Um ein balanciertes Bild zu erreichen, ist die Verteilung der Bildelemente von entscheidender Bedeutung. Nehmen wir uns zum Beispiel die folgenden Fotos des Mount Everest vor.
Die schroffe Berglandschaft setzt im linken Bild mit ihren markanten Strukturen den Fokus klar auf die untere Hälfte des Bildes. Wenn es dir aber so geht wie mir, dann wird einem beim längeren Betrachten leicht unwohl. Das liegt daran, da das Auge versucht einen Ausgleich im Himmel zu finden. Diesen bekommt es aber nicht, da praktisch nichts interessantes oder führendes in der oberen Bildhälfte zu finden ist. Außerdem ist es leider so, dass von meinem Aussichtspunkt der näher gelegene Nuptse mit seinen (nur) 7861 m deutlich größer als der Everest erscheint und so wird das Bild auch nach links hin unbalanciert.

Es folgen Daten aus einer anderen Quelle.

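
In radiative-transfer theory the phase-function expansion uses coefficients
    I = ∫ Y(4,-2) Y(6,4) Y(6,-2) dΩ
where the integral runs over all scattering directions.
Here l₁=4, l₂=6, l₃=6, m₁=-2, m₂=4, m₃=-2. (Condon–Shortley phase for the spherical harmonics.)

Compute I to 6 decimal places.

0.060095

Rules hold: Σm=0, L=16 even, 2≤6≤10.
N = 9·13·13 = 1521
Δ = 4!·4!·8!/17! = 1/15315300
Racah Σ t=0..4: t=0:+1/829440 t=1:−1/25920 t=2:+1/9216 t=3:−1/25920 t=4:+1/829440 = 7/207360
⇒ 3j(4 6 6; 0 0 0)² = 28/2431, sgn +1
Racah Σ t=2..4: t=2:+1/3870720 t=3:−1/181440 t=4:+1/138240 = 23/11612160
⇒ 3j(4 6 6; -2 4 -2)² = 529/204204, sgn +1
4πI² = N·(3j₀)²·(3jₘ)² = 1587/34969
I = +1·√(0.0453831/4π) = 0.06009550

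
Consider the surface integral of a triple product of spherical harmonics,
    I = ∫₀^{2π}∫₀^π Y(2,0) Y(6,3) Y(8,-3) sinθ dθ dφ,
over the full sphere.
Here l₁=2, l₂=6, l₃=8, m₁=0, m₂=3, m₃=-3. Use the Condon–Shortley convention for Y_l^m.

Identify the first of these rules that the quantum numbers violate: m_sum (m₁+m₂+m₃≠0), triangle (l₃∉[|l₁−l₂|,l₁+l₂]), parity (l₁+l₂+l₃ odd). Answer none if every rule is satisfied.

none

azimuthal sum: 0 + 3 − 3 = 0  ✓
4 ≤ 8 ≤ 8 (triangle on l)  ✓
L = 2 + 6 + 8 = 16 (even)  ✓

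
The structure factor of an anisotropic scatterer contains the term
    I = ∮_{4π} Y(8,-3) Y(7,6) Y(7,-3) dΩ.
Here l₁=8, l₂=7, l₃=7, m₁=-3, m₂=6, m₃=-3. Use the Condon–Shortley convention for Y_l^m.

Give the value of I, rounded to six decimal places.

0.088990

Checks pass: Σm=0; 22 even; l₃=7∈[1,15].
(2·8+1)(2·7+1)(2·7+1) = 3825
Δ: 8! 8! 6! / 23! → 1/22086194130
sum: t=1:−1/18289152000 t=2:+1/248832000 t=3:−1/24883200 t=4:+1/11943936 t=5:−1/24883200 t=6:+1/248832000 t=7:−1/18289152000 = 11/975421440
3j²(8 7 7; 0 0 0) = Δ·Π!·Σ² = 1750/289731  (sign -1)
sum: t=7:−1/2090188800 t=8:+1/3483648000 = -1/5225472000
3j²(8 7 7; -3 6 -3) = Δ·Π!·Σ² = 32/7429  (sign -1)
combine: 4πI² = 3825·1750/289731·32/7429 = 4200000/42204149
take √, sign +1: I = 0.08899019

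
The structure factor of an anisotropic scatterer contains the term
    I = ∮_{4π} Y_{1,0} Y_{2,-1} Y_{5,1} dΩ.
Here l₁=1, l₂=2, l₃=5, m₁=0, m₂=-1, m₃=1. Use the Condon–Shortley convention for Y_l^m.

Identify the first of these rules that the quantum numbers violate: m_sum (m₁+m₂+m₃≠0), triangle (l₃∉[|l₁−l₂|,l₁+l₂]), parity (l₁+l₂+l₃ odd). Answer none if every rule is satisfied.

Σmᵢ = 0  ✓
l₃∈[|l₁−l₂|,l₁+l₂]=[1,3], have l₃=5  ✗
Σlᵢ = 8 ⇒ even

triangle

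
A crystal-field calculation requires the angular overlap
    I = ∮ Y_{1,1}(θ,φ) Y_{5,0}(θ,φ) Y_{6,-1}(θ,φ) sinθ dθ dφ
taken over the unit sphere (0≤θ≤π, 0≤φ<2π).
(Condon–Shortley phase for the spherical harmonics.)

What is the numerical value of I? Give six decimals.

-0.187239

m-sum 0 ✓  L=12 even ✓  4≤6≤6 ✓
Π(2lᵢ+1) = 3×11×13 = 429
triangle coeff Δ(1,5,6) = 1/858
Σ_t [0,0]: t=0:+1/14400 = 1/14400
(3j)²=6/143 [(1 5 6; 0 0 0)], sign=+1
Σ_t [0,0]: t=0:+1/28800 = 1/28800
(3j)²=7/286 [(1 5 6; 1 0 -1)], sign=-1
⇒ 4πI² = 63/143
I = (-1)√(63/143/(4π)) = -0.18723944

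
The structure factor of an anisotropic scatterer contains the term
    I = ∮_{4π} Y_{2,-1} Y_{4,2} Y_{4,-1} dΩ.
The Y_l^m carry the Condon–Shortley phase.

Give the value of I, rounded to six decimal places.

Rules hold: Σm=0, L=10 even, 2≤4≤6.
N = 5·9·9 = 405
Δ = 2!·2!·6!/11! = 1/13860
Racah Σ t=0..2: t=0:+1/192 t=1:−1/36 t=2:+1/192 = -5/288
⇒ 3j(2 4 4; 0 0 0)² = 20/693, sgn -1
Racah Σ t=1..2: t=1:−1/240 t=2:+1/96 = 1/160
⇒ 3j(2 4 4; -1 2 -1)² = 27/1540, sgn -1
4πI² = N·(3j₀)²·(3jₘ)² = 1215/5929
I = +1·√(0.204925/4π) = 0.12770047

0.127700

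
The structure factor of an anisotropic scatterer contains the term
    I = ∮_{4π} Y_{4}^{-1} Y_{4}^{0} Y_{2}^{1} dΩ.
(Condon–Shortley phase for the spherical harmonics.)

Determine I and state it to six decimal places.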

Für das rechte Bild habe ich einige Stunden darauf gewartet, damit die Milchstraße im richtigen Winkel erscheint. Dieses neue Element nimmt die Funktion einer führenden Linie durch Helligkeitsunterschiede (blau) an und führt das Auge wieder zurück zum Everest. Zudem wirkt die Milchstraße durch ihre Platzierung im linken Bildbereich dem markanten Nuptse entgegen.
Nicht geplant aber willkommen waren auch noch die lila Wolken als Farbkontraste (orange), die vom oberen rechten Bildrand wie ein Pfeil zur Mitte zeigen.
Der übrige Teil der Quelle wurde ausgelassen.